I remember watching Hayes perform “Theme From Shaft” on that year’s Oscar awards show. The production number Hayes and company devised was so overloaded with smoke, moving set pieces, Soul Train like costumes and wildly gyrating dancing girls, I can only imagine what the older, more conventional members of the Academy must have been thinking.
There’s also a double feature CD soundtrack available of Hayes’ work for Truck Turner and Three Tough Guys. Beyond the familiar Shaft, these scores are worth searching out too.
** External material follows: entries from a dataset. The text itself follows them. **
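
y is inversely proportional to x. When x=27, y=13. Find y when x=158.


Inverse proportion: x × y = constant
k = 27 × 13 = 351
y₂ = k / 158 = 351 / 158
= 2.22

2.22


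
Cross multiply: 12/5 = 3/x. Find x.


Cross multiply: 12 × x = 5 × 3
12x = 15
x = 15 / 12
= 1.25

1.25


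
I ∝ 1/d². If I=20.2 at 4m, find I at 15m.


I₁d₁² = I₂d₂²
I₂ = I₁ × (d₁/d₂)²
= 20.2 × (4/15)²
= 20.2 × 16/225
= 323.2/225
≈ 1.4364

1.4364


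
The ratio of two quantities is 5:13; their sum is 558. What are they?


Let A = 5k, B = 13k.
5k + 13k = 558
18k = 558 → k = 558/18 = 31
A = 5×31 = 155, B = 13×31 = 403
= A = 155, B = 403

A = 155, B = 403


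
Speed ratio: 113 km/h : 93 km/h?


Ratio = 113:93
GCD = 1
Simplified = 113:93
Time ratio (same distance) = 93:113
Speed ratio = 113:93

113:93


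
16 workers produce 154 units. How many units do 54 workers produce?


Direct proportion: y/x = constant
k = 154/16 = 9.6250
y₂ = k × 54 = 154 × 54 / 16 = 8316/16
= 519.75

519.75


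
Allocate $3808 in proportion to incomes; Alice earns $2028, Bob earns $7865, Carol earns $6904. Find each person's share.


Total income = 2028 + 7865 + 6904 = $16797
Alice: $3808 × 2028/16797 = $459.76
Bob: $3808 × 7865/16797 = $1783.05
Carol: $3808 × 6904/16797 = $1565.19
= Alice: $459.76, Bob: $1783.05, Carol: $1565.19

Alice: $459.76, Bob: $1783.05, Carol: $1565.19


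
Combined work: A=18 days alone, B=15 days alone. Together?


Rate of A = 1/18 per day
Rate of B = 1/15 per day
Combined rate = 1/18 + 1/15 = 33/270 ≈ 0.1222 per day
Days = 1 / combined rate = 270/33
≈ 8.18 days

8.18 days


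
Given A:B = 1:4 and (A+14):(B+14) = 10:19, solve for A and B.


Let A = 1k, B = 4k.
(1k + 14) / (4k + 14) = 10/19
Cross-multiply: 19(1k + 14) = 10(4k + 14)
19k + 266 = 40k + 140
19k - 40k = 140 - 266
-21k = -126
k = -126/-21 = 6
A = 1×6 = 6, B = 4×6 = 24
= A = 6, B = 24

A = 6, B = 24


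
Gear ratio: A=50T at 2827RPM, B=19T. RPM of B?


Gear ratio = 50:19 = 50:19
RPM_B = RPM_A × (teeth_A / teeth_B)
= 2827 × (50/19)
= 7439.5 RPM

7439.5 RPM


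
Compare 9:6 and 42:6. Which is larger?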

When I interviewed Hayes a few years back, I asked him, “What’s it like to wake up in the morning and realize that you’re Isaac Hayes?” His reply:
“I’m just now really getting it. The world’s gone retro. It’s like a rebirth. People everywhere I go say, ‘Wow, Isaac Hayes, wow.’ But I just got married to my fourth wife about six months ago, and she didn’t know who I was when I first met her. She’s from Africa. And it’s a revelation to her and a revelation to me too, the way they still remember. I’m revered now. Is it my age? All the things I’ve done? I never think about all the things I’ve done until moments like this, talking to you. I’m moving so much. I’ve learned just to keep working. Learned it from my grandmother. When I used to pick cotton in the fields as a little kid, I was always looking back to see if I got cotton in my sack, and she said, ‘Stop! Don’t look back. Just keep picking, you’ll find out.’ So I was picking, picking, picking, and then it felt like someone was standing on my sack. I looked back. My sack is full! I always keep my head down, working, doing things, moving forward. That’s what I’ve done all my life. Then you stop and realize what you’ve done. ‘Damn, I did that!’ I don’t sit back and count up what I’ve done. There’s just always something else to do. There’s always a challenge ahead. I’ve faced those challenges and hit ’em, you know?”
He was the King of New York. He was A‑No. 1.
His appearance in Craig Brewer’s hip-hop crowd-pleaser Hustle & Flow was pure perfection. Brewer says he described the character to Hayes as, “Truck Turner, retired.” That’s all he needed to hear.
“Walk On By” was used beautifully at the conclusion of The Hughes Brothers’ Dead Presidents.
Also, Spike Lee used Haayes in a teasingly effective scene in Summer of Sam.
Truck Turner is actually a pretty good movie. My friends and I used to load up on blaxploitation and kung fu movies in high school, and I remember that one holding us in its grip with jarring editing, terse action scenes, cheesy suspense, wink-wink humor.… and, of course, an unimpeachable soundtrack.